On Fri, Feb 15, 2008 at 02:02:59PM -0000, Robert Bogomip wrote:
> "Main problem is that com. nameservers are broken
> (http://marc.info/?t=120291582900002&r=1&w=2) because they returns NS
> records in answer section without AA flag so host utility simply use
> them. When you try query "correct" servers (non-authoritative data is
> not returned in answer section) and servers doesn't have recursion
> enabled this is intentional behavior of host (discussed with upstream)."
>
> So, a bug in host seemingly.

How do you get from "this is intentional behavior of host" to "bug in
host"?

--
Soren Hansen | Virtualisation Specialist
Ubuntu Server Team | http://www.ubuntu.com/

A "bug in host" comes from following the http://marc.info/?t=120291582900002&r=1&w=2 link.

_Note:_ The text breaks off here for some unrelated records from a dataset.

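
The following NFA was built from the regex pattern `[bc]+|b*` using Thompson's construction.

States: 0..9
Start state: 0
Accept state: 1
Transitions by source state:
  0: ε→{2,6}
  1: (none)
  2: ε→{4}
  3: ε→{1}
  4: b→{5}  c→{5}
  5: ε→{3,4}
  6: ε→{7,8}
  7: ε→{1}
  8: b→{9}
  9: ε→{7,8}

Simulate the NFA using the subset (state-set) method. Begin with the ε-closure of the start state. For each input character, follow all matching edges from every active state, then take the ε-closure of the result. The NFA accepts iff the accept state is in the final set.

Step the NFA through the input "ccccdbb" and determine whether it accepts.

Answer: REJECT

Steps:
initial (ε-close {0}): {0,1,2,4,6,7,8}
'c' @ 1: {1,3,4,5}  ✓accept
'c' @ 2: {1,3,4,5}  ✓accept
'c' @ 3: {1,3,4,5}  ✓accept
'c' @ 4: {1,3,4,5}  ✓accept
'd' @ 5: {}  — dead — no transitions
rest 'bb' ignored (set empty)
end set {} — state 1 not in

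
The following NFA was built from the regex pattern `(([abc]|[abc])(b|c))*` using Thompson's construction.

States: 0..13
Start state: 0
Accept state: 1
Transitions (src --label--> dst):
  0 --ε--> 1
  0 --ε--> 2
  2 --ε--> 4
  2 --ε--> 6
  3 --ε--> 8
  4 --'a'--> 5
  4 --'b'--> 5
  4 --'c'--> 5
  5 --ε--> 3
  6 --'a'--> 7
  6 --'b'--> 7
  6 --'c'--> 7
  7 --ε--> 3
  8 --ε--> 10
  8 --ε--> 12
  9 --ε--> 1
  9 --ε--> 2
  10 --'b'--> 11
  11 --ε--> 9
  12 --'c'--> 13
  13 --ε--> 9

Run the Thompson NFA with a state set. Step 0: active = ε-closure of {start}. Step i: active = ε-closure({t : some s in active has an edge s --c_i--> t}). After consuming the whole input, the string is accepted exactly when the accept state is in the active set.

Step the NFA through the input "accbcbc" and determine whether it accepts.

Answer: REJECT

Trace:
start: ε-closure({0}) = {0,1,2,4,6}
'a' @ 1: {3,5,7,8,10,12}
'c' @ 2: {1,2,4,6,9,13}  [accepting]
'c' @ 3: {3,5,7,8,10,12}
'b' @ 4: {1,2,4,6,9,11}  [accepting]
'c' @ 5: {3,5,7,8,10,12}
'b' @ 6: {1,2,4,6,9,11}  [accepting]
'c' @ 7: {3,5,7,8,10,12}
final: {3,5,7,8,10,12}; accept 1 not in set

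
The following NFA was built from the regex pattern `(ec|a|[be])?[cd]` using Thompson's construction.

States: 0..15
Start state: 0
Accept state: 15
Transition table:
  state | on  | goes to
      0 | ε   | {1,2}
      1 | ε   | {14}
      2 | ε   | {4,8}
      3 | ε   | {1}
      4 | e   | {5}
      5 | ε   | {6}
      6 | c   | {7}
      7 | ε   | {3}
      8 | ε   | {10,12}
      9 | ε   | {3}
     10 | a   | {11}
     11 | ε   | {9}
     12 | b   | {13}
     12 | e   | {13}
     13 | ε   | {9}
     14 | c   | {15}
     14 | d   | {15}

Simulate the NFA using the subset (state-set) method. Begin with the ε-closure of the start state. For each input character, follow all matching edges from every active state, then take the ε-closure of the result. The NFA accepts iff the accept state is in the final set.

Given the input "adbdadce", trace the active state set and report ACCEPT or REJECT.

Answer: REJECT

Steps:
start: ε-closure({0}) = {0,1,2,4,8,10,12,14}
'a' @ 1: {1,3,9,11,14}
'd' @ 2: {15}  ✓accept
'b' @ 3: {}  — dead — no transitions
rest 'dadce' ignored (set empty)
after full input: {}  (accept=15 not in)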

1) when you tell host to ask a nameserver for an answer, it prints out what it gets for answers.

2) If you ask a server that does not provide recursion, and it returns only a referral, and you didn't ask to see the non-answer part of the reply, then you get (correctly) that there are 'no answers' for your query.

Either (1) ask a nameserver that is going to deal with following the referrals, or (2) use a tool (host -v, or preferrably dig) to follow the referrals yourself.

Not a bug.

If I ask one of the .org nameservers for the nameservers for a subdomain ("sourceforge.org" say), then that should work, yes? (and no, it's not a recursive request.)

  $ host -t ns sourceforge.org. c0.org.afilias-nst.info.
  .
  .
  .
  sourceforge.org has no NS record

host -v does indeed show the required information coming back from c0.org.afilias-nst.info (correctly) in the Authority Section. host seems unable to recognise this though.